Well, if the unexplained is scary, then consider the last two acts of this film the most frightening movie-viewing experience of your life. Snoop comes, he goes, he changes form, he kills, he makes jokes, people run around – irrationality flows like blood, and blood flows like … well, like a whole lot of fake, pinkish blood. The house somehow becomes the City of the Dead, with Snoop as its cackling Pimpmaster, but by that point you’ll be so busy checking your watch that you probably won’t notice.
Extras: from the Rote to the Hilarious
The DVD features two documentaries, “Digging Up Bones” and “Urban Gothic: Bones and Its Influences,” each around 20 minutes long. The former is a by-the-book deal with director and screenwriter interviews, as well as a few choice comments by the Dogg himself, mostly regarding his kissing scenes with Pam Grier. Apparently, the bark is worse than the bite – Dickerson recalls a nervous Snoop blushing before his on-screen smooch. Ah … we can spray bottles of champagne on half-naked bimbos while smoking a blunt the size of the Florida panhandle, but we can’t make out with Foxy Brown. Those cute gangsta rappers.
The latter featurette is one of those unintentionally hilarious forays into self-congratulation that make DVDs so wonderful.
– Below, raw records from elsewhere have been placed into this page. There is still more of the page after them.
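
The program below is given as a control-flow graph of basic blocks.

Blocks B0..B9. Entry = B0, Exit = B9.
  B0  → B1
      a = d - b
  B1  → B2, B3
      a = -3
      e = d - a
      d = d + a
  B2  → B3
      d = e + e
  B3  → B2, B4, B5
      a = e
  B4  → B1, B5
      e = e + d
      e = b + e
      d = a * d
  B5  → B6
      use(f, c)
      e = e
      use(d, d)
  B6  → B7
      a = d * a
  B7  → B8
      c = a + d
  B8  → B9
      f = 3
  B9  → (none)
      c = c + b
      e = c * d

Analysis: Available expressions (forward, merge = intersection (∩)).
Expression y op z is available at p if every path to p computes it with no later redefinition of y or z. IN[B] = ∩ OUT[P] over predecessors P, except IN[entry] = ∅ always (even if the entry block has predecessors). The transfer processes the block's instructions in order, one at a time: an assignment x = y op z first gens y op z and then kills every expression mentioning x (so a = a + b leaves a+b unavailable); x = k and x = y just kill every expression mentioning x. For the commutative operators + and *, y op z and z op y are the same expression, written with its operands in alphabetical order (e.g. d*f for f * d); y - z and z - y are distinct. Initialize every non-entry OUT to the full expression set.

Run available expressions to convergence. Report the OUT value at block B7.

Answer: {a+d}

Working:
Per-block solution:
  B0: | IN={} | OUT={d-b}
  B1: | IN={} | OUT={}
  B2: | IN={} | OUT={e+e}
  B3: | IN={} | OUT={}
  B4: | IN={} | OUT={}
  B5: | IN={} | OUT={}
  B6: | IN={} | OUT={}
  B7: | IN={} | OUT={a+d}
  B8: | IN={a+d} | OUT={a+d}
  B9: | IN={a+d} | OUT={a+d, c*d}

Merge at B7: IN[B7] = OUT[B6] = {}
Applying B7's transfer function to that IN value gives OUT[B7] (row B7 above).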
The thesis posed by the documentary is that Bones is a modern-day reworking of the Italian horror film, modeled after the movies of Dario Argento and Mario Bava. It’s a nice white lie Dickerson tells to make himself feel better about what is basically a franchise film with only the scantest hints of any sort of history; other than the liberal use of unnatural colors, there’s very little here that’s reminiscent of the 1970s Italian renaissance. Still, that doesn’t stop Dickerson and writer Adam Simon from rambling on about the place Bones has in the canon of horror films, what with its crumbling Gothic architecture and pimp from beyond the grave.
Finally, the feature-length commentary, which includes Messrs. Dickerson, Simon, and Dogg, finds the two filmmakers chatting amicably about the production and Snoop occasionally interjecting random and inane insights that, more often than not, are followed by moments of awkward silence during which Simon and Dickerson wrack their brains to think of some way to respond. It’s hysterical. It just might be worth it to rent the DVD if only to sit and laugh at the commentary.
The disc also contains 14 deleted scenes (with director commentary), two music videos, the theatrical trailer, and an electronic press kit. Sound is available in Dolby Digital EX 5.1 Surround and DTS ES 6.1 Surround. Subtitles and captions are available in English only.